Endothelial cell-specific ETB receptor knockout: autoradiographic and histological characterisation and crucial role in the clearance of endothelin-1This article is one of a selection of papers published in the two-part special issue entitled 20 Years of Endothelin Research.

Abstract

Inactivation of endothelin B receptors (ETB), either through selective pharmacological antagonism or genetic mutation, increases the circulating concentration of endothelin-1 (ET-1), suggesting ETB plays an important role in clearance of this peptide. However, the cellular site of ETB-mediated clearance has not yet been determined. We have used a novel mouse model of endothelial cell-specific knockout (KO) of ETB (EC ETB–/–) to evaluate the relative contribution of EC-ETB to the clearance of ET-1. Phenotypic evidence of EC-specific ETB KO was confirmed by immunocytochemistry and autoradiography. Binding of the radiolabelled selective ETB ligand BQ3020 was significantly and selectively decreased in EC-rich tissues of EC ETB–/– mice, including the lung, liver, and kidney.

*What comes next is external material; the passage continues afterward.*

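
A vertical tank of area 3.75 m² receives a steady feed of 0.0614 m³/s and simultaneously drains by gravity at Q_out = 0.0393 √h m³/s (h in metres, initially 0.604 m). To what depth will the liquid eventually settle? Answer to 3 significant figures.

A dh/dt = Q_in − 0.0393 √h. Steady state requires inflow = outflow:
Q_in = 0.0393 √h_ss ⇒ √h_ss = 0.0614/0.0393 = 1.5623.
h_ss = 1.5623² = 2.4409 m. (Since h₀ = 0.604 m < h_ss, the level will rise toward this value.)

2.44 m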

By contrast, ETA binding was unaltered. RT-PCR confirmed equal expression of ET-1 in tissue from EC ETB–/– mice and controls, despite increased concentration of plasma ET-1 in EC ETB–/–. Clearance of an intravenous bolus of [125I]ET-1 was impaired in EC ETB–/– mice. Pretreatment with the selective ETB antagonist A192621 impaired [125I]ET-1 clearance in control animals to a similar extent, but did not further impair clearance in EC ETB–/– mice. These studies suggest that EC-ETB are largely responsible for the clearance of ET-1 from the circulation.